3. Number of experts used to establish the ground truth for the test set and the qualifications of those experts (e.g. radiologist with 10 years of experience)
This is not applicable in the context of an IVD device for quantitative chemical measurement. Ground truth for chemical analytes is typically established by certified reference materials or highly accurate reference methods, not by expert human interpretation in the way it is for image-based diagnostics.
4. Adjudication method (e.g. 2+1, 3+1, none) for the test set
This is not applicable for a quantitative IVD device. Adjudication methods are typically used for qualitative or expert-interpreted diagnostic tasks (e.g., radiology, pathology).
5. If a multi reader multi case (MRMC) comparative effectiveness study was done, If so, what was the effect size of how much human readers improve with AI vs without AI assistance
This is not applicable as this is not an AI-assisted diagnostic device.
6. If a standalone (i.e. algorithm only without human-in-the-loop performance) was done
This is not applicable as this is an automated chemistry analyzer, not an AI algorithm. Its performance is inherently "standalone" in the sense that it provides a quantitative result without human subjective interpretation of the primary measurement.

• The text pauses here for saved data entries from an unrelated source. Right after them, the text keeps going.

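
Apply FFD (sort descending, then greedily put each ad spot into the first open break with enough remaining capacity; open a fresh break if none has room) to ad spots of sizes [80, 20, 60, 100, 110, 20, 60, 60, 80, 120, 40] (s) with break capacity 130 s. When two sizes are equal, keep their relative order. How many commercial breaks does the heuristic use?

7

Sorted descending: 120, 110, 100, 80, 80, 60, 60, 60, 40, 20, 20.
  120 → break 1 (new)  [load 120/130]
  110 → break 2 (new)  [load 110/130]
  100 → break 3 (new)  [load 100/130]
  80 → break 4 (new)  [load 80/130]
  80 → break 5 (new)  [load 80/130]
  60 → break 6 (new)  [load 60/130]
  60 → break 6  [load 120/130]
  60 → break 7 (new)  [load 60/130]
  40 → break 4  [load 120/130]
  20 → break 2  [load 130/130]
  20 → break 3  [load 120/130]
7 commercial breaks opened.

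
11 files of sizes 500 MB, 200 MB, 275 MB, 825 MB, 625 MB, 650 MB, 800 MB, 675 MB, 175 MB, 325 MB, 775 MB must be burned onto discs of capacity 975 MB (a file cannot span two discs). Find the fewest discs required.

Total = 825 + 800 + 775 + 675 + 650 + 625 + 500 + 325 + 275 + 200 + 175 = 5825 MB.
Lower bound: ⌈5825/975⌉ = 6 discs.
Also, 7 files each exceed 975/2 MB, and no two of those can share a disc, so at least 7 discs are needed.
A packing using 7 discs:
  disc 1: 825 = 825
  disc 2: 800 + 175 = 975
  disc 3: 775 + 200 = 975
  disc 4: 675 + 275 = 950
  disc 5: 650 + 325 = 975
  disc 6: 625 = 625
  disc 7: 500 = 500
This matches the lower bound, so 7 is optimal.

7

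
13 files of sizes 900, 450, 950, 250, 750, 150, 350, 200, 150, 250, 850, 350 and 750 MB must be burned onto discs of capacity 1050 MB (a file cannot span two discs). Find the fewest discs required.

7

Total = 950 + 900 + 850 + 750 + 750 + 450 + 350 + 350 + 250 + 250 + 200 + 150 + 150 = 6350 MB.
Lower bound: ⌈6350/1050⌉ = 7 discs.
A packing using 7 discs:
  disc 1: 950 = 950
  disc 2: 900 + 150 = 1050
  disc 3: 850 + 200 = 1050
  disc 4: 750 + 250 = 1000
  disc 5: 750 + 250 = 1000
  disc 6: 450 + 350 + 150 = 950
  disc 7: 350 = 350
This matches the lower bound, so 7 is optimal.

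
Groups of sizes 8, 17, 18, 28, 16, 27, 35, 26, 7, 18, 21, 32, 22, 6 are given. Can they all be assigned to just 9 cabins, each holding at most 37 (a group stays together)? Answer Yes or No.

A valid assignment using 9 cabins:
  cabin 1: 35 = 35
  cabin 2: 32 = 32
  cabin 3: 28 + 8 = 36
  cabin 4: 27 + 7 = 34
  cabin 5: 26 + 6 = 32
  cabin 6: 22 = 22
  cabin 7: 21 + 16 = 37
  cabin 8: 18 + 18 = 36
  cabin 9: 17 = 17
Every load is within 37, so 9 cabins suffice.

Yes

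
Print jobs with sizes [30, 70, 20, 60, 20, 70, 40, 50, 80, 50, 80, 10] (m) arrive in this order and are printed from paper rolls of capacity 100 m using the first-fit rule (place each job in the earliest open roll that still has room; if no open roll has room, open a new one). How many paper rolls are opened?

7

  30 → roll 1 (new)  [load 30/100]
  70 → roll 1  [load 100/100]
  20 → roll 2 (new)  [load 20/100]
  60 → roll 2  [load 80/100]
  20 → roll 2  [load 100/100]
  70 → roll 3 (new)  [load 70/100]
  40 → roll 4 (new)  [load 40/100]
  50 → roll 4  [load 90/100]
  80 → roll 5 (new)  [load 80/100]
  50 → roll 6 (new)  [load 50/100]
  80 → roll 7 (new)  [load 80/100]
  10 → roll 3  [load 80/100]
7 paper rolls opened.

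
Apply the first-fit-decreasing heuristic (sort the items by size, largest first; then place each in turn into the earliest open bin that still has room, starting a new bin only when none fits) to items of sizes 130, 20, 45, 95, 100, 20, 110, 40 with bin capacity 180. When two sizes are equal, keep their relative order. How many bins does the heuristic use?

4

Sorted descending: 130, 110, 100, 95, 45, 40, 20, 20.
  130 → bin 1 (new)  [load 130/180]
  110 → bin 2 (new)  [load 110/180]
  100 → bin 3 (new)  [load 100/180]
  95 → bin 4 (new)  [load 95/180]
  45 → bin 1  [load 175/180]
  40 → bin 2  [load 150/180]
  20 → bin 2  [load 170/180]
  20 → bin 3  [load 120/180]
4 bins opened.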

7. The type of ground truth used (expert consensus, pathology, outcomes data, etc)
For a quantitative IVD device like this, the ground truth would typically be established by reference methods or certified reference materials (e.g., from organizations like the CDC or NIST) for LDL Cholesterol, rather than expert consensus, pathology, or outcomes data. The document does not specify which reference method was used.

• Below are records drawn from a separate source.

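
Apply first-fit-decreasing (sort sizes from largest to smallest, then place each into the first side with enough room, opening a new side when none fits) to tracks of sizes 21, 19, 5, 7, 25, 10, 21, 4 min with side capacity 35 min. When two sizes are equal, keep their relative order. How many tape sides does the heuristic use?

Sorted descending: 25, 21, 21, 19, 10, 7, 5, 4.
  25 → side 1 (new)  [load 25/35]
  21 → side 2 (new)  [load 21/35]
  21 → side 3 (new)  [load 21/35]
  19 → side 4 (new)  [load 19/35]
  10 → side 1  [load 35/35]
  7 → side 2  [load 28/35]
  5 → side 2  [load 33/35]
  4 → side 3  [load 25/35]
4 tape sides opened.

4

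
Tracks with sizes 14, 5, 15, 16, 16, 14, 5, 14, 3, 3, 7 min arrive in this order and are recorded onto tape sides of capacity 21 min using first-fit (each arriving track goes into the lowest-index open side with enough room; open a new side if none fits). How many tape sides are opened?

6

  14 → side 1 (new)  [load 14/21]
  5 → side 1  [load 19/21]
  15 → side 2 (new)  [load 15/21]
  16 → side 3 (new)  [load 16/21]
  16 → side 4 (new)  [load 16/21]
  14 → side 5 (new)  [load 14/21]
  5 → side 2  [load 20/21]
  14 → side 6 (new)  [load 14/21]
  3 → side 3  [load 19/21]
  3 → side 4  [load 19/21]
  7 → side 5  [load 21/21]
6 tape sides opened.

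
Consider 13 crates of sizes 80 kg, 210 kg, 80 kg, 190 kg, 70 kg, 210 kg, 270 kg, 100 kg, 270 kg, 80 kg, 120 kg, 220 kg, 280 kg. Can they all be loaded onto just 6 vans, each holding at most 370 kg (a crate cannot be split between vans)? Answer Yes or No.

No

Total = 2180 kg; ⌈2180/370⌉ = 6.
7 crates each exceed half the capacity and cannot share a van, forcing at least 7 vans.
At least 7 vans are required, but only 6 are allowed.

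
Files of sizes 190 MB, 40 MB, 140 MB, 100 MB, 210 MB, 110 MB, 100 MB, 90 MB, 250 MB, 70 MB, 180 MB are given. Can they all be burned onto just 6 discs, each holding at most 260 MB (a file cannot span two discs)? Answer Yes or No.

Total = 1480 MB; ⌈1480/260⌉ = 6.
The bound of 6 does not rule out 6, but exhaustive search shows no assignment into 6 discs of capacity 260 MB exists — the minimum is 7.

No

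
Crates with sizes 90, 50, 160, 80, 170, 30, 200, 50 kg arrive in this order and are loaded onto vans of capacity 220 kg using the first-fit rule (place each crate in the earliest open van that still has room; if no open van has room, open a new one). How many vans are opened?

  90 → van 1 (new)  [load 90/220]
  50 → van 1  [load 140/220]
  160 → van 2 (new)  [load 160/220]
  80 → van 1  [load 220/220]
  170 → van 3 (new)  [load 170/220]
  30 → van 2  [load 190/220]
  200 → van 4 (new)  [load 200/220]
  50 → van 3  [load 220/220]
4 vans opened.

4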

8. The sample size for the training set
This information is not provided and is not typically relevant for the type of IVD device described. While a manufacturer would develop and validate the reagent and analyzer, the concept of a "training set" in the machine learning sense does not apply directly to this chemistry-based measurement system.
9. How the ground truth for the training set was established
This is not applicable for the reasons stated above.
§ 862.1475 Lipoprotein test system.
(a)
Identification. A lipoprotein test system is a device intended to measure lipoprotein in serum and plasma. Lipoprotein measurements are used in the diagnosis and treatment of lipid disorders (such as diabetes mellitus), atherosclerosis, and various liver and renal diseases.(b)
Classification. Class I (general controls). The device is exempt from the premarket notification procedures in subpart E of part 807 of this chapter subject to § 862.9.